İSTANBUL (AA) – YETER ADA ŞEKO – Doğal kaynakları korumayı ve temiz gıda üretimini desteklemeyi hedefleyen küresel Slow Food (Yavaş Gıda) hareketinin başkanı Edward Mukiibi iklim krizi ve israfın, gıda konusunda en fazla karşılaştıkları iki büyük sorun olduğunu söyledi.

Dünyanın en büyük gıda hareketlerinden biri olarak kabul edilen Slow Food, “iyi, temiz ve adil gıda” sloganıyla dünya üzerinde 160 ülkede faaliyetler ve farkındalık kampanyaları düzenliyor.

Hareketin çalışmaları hakkında AA muhabirinin sorularını yanıtlayan Mukiibi, Slow Food'un 1986'da İtalya'da doğduğunu ve 38 yıldır devam eden serüvenlerinde dünyanın her köşesinden çok sayıda insana ulaştıklarını kaydetti.

Su başta olmak üzere doğal kaynakların ve biyoçeşitliliğin korunması hedefini faaliyetlerinin merkezine aldıklarını belirten Mukiibi, daha iyi bir dünya için çalıştıklarını ve bunu da çevreye ve insana zararı olmayan gıdaların üretimini teşvik ederek, aynı zamanda sorumlu tüketim ve sorumlu üretim bilincini aşılamaya çalışarak gerçekleştirdiklerini ifade etti.

Slow Food ağı içerisinde çiftçilerden şeflere, öğrencilerden aktivistlere, devletlerden uluslararası organizasyonlara kadar gıda konusunda harekete geçmek isteyen milyonlarca kişiyle çok sayıda kurum ve kuruluşun yer aldığını bildiren Mukiibi, “Sadece maddi olarak destekleyen 100 binden fazla üyemiz var. Ama bu herkesin maddi olarak katkıda bulunmak zorunda olduğu anlamına gelmiyor. Aslında paranın satın alabileceğinden çok daha fazlasını yapan topluluklar var. Buna biyoçeşitliliği koruyan yerel toplulukları örnek gösterebiliriz.” dedi.

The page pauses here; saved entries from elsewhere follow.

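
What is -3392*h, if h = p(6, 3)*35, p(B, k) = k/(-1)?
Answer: 356160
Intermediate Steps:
p(B, k) = -k (p(B, k) = k*(-1) = -k)
h = -105 (h = -1*3*35 = -3*35 = -105)
-3392*h = -3392*(-105) = 356160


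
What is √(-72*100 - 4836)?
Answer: 2*I*√3009 ≈ 109.71*I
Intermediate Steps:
√(-72*100 - 4836) = √(-7200 - 4836) = √(-12036) = 2*I*√3009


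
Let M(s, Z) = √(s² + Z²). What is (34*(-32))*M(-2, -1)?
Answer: -1088*√5 ≈ -2432.8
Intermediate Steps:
M(s, Z) = √(Z² + s²)
(34*(-32))*M(-2, -1) = (34*(-32))*√((-1)² + (-2)²) = -1088*√(1 + 4) = -1088*√5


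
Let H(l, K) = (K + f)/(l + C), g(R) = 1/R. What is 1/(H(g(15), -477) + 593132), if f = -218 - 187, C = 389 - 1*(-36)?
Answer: 3188/1890898201 ≈ 1.6860e-6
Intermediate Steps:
C = 425 (C = 389 + 36 = 425)
f = -405
H(l, K) = (-405 + K)/(425 + l) (H(l, K) = (K - 405)/(l + 425) = (-405 + K)/(425 + l))
1/(H(g(15), -477) + 593132) = 1/((-405 - 477)/(425 + 1/15) + 593132) = 1/(-882/(425 + 1/15) + 593132) = 1/(-882/(6376/15) + 593132) = 1/((15/6376)*(-882) + 593132) = 1/(-6615/3188 + 593132) = 1/(1890898201/3188) = 3188/1890898201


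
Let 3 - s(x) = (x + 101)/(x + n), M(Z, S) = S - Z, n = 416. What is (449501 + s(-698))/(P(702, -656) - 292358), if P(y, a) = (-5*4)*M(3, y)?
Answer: -42253177/28795772 ≈ -1.4673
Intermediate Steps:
s(x) = 3 - (101 + x)/(416 + x) (s(x) = 3 - (x + 101)/(x + 416) = 3 - (101 + x)/(416 + x))
P(y, a) = 60 - 20*y (P(y, a) = (-5*4)*(y - 1*3) = -20*(y - 3) = -20*(-3 + y) = 60 - 20*y)
(449501 + s(-698))/(P(702, -656) - 292358) = (449501 + (1147 + 2*(-698))/(416 - 698))/((60 - 20*702) - 292358) = (449501 + (1147 - 1396)/(-282))/((60 - 14040) - 292358) = (449501 - 1/282*(-249))/(-13980 - 292358) = (449501 + 83/94)/(-306338) = (42253177/94)*(-1/306338) = -42253177/28795772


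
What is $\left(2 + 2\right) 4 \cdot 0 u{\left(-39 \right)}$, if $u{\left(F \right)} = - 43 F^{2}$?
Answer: $0$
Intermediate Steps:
$\left(2 + 2\right) 4 \cdot 0 u{\left(-39 \right)} = \left(2 + 2\right) 4 \cdot 0 \left(- 43 \left(-39\right)^{2}\right) = 4 \cdot 4 \cdot 0 \left(\left(-43\right) 1521\right) = 16 \cdot 0 \left(-65403\right) = 16 \cdot 0 = 0$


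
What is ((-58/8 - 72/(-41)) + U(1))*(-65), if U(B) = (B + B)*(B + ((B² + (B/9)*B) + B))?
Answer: -69875/1476 ≈ -47.341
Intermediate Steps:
U(B) = 2*B*(2*B + 10*B²/9) (U(B) = (2*B)*(B + ((B² + (B*(⅑))*B) + B)) = (2*B)*(B + ((B² + (B/9)*B) + B)) = (2*B)*(B + ((B² + B²/9) + B)) = (2*B)*(B + (10*B²/9 + B)) = (2*B)*(B + (B + 10*B²/9)) = (2*B)*(2*B + 10*B²/9) = 2*B*(2*B + 10*B²/9))
((-58/8 - 72/(-41)) + U(1))*(-65) = ((-58/8 - 72/(-41)) + 1²*(4 + (20/9)*1))*(-65) = ((-58*⅛ - 72*(-1/41)) + 1*(4 + 20/9))*(-65) = ((-29/4 + 72/41) + 1*(56/9))*(-65) = (-901/164 + 56/9)*(-65) = (1075/1476)*(-65) = -69875/1476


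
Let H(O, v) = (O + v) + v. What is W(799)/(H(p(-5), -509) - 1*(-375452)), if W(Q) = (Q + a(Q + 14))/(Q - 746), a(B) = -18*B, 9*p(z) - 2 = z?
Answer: -41505/59534953 ≈ -0.00069715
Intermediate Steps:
p(z) = 2/9 + z/9
H(O, v) = O + 2*v
W(Q) = (-252 - 17*Q)/(-746 + Q) (W(Q) = (Q - 18*(Q + 14))/(Q - 746) = (Q - 18*(14 + Q))/(-746 + Q) = (Q + (-252 - 18*Q))/(-746 + Q) = (-252 - 17*Q)/(-746 + Q))
W(799)/(H(p(-5), -509) - 1*(-375452)) = ((-252 - 17*799)/(-746 + 799))/(((2/9 + (1/9)*(-5)) + 2*(-509)) - 1*(-375452)) = ((-252 - 13583)/53)/(((2/9 - 5/9) - 1018) + 375452) = ((1/53)*(-13835))/((-1/3 - 1018) + 375452) = -13835/(53*(-3055/3 + 375452)) = -13835/(53*1123301/3) = -13835/53*3/1123301 = -41505/59534953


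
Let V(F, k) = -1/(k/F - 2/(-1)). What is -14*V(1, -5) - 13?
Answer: -53/3 ≈ -17.667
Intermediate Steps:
V(F, k) = -1/(2 + k/F) (V(F, k) = -1/(k/F - 2*(-1)) = -1/(k/F + 2) = -1/(2 + k/F))
-14*V(1, -5) - 13 = -(-14)/(-5 + 2*1) - 13 = -(-14)/(-5 + 2) - 13 = -(-14)/(-3) - 13 = -(-14)*(-1)/3 - 13 = -14*⅓ - 13 = -14/3 - 13 = -53/3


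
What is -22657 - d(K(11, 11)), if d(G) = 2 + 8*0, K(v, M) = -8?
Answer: -22659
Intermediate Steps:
d(G) = 2 (d(G) = 2 + 0 = 2)
-22657 - d(K(11, 11)) = -22657 - 1*2 = -22657 - 2 = -22659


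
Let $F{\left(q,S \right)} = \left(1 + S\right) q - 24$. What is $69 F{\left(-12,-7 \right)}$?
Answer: $3312$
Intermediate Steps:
$F{\left(q,S \right)} = -24 + q \left(1 + S\right)$ ($F{\left(q,S \right)} = q \left(1 + S\right) - 24 = -24 + q \left(1 + S\right)$)
$69 F{\left(-12,-7 \right)} = 69 \left(-24 - 12 - -84\right) = 69 \left(-24 - 12 + 84\right) = 69 \cdot 48 = 3312$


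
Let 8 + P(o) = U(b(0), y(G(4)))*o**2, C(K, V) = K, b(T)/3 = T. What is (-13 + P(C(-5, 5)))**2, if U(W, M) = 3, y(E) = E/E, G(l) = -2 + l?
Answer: 2916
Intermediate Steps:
b(T) = 3*T
y(E) = 1
P(o) = -8 + 3*o**2
(-13 + P(C(-5, 5)))**2 = (-13 + (-8 + 3*(-5)**2))**2 = (-13 + (-8 + 3*25))**2 = (-13 + (-8 + 75))**2 = (-13 + 67)**2 = 54**2 = 2916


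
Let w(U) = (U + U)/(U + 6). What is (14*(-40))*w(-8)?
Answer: -4480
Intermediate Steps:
w(U) = 2*U/(6 + U) (w(U) = (2*U)/(6 + U) = 2*U/(6 + U))
(14*(-40))*w(-8) = (14*(-40))*(2*(-8)/(6 - 8)) = -1120*(-8)/(-2) = -1120*(-8)*(-1)/2 = -560*8 = -4480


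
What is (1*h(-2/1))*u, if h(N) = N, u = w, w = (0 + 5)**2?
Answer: -50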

Edward Mukiibi, hareketin sadece gıda ürünlerini değil gıdanın getirdiği kültürü de korumaya çalıştığını, bu nedenle gıdanın nasıl tüketildiği, hangi tekniklerle pişirildiği ya da nasıl korunduğu üzerine de çalışmalar yürüttüklerini aktardı.

– Nuh'un Gemisi Projesi

Yok olma tehlikesi altında bulunan bitkisel ve hayvansal ürünleri çevrim içi katalogda bir araya getirdikleri “Nuh'un Gemisi” projesine değinen Mukiibi, “Bu katalogda yalnızca bilimsel veriler bulunmuyor. Kültürel, organoleptik, geleneksel bilgilerle ürünlerin hazırlanması sırasında kullanılan teknikler ve bölgeyle olan bağları da yer alıyor.” diye konuştu.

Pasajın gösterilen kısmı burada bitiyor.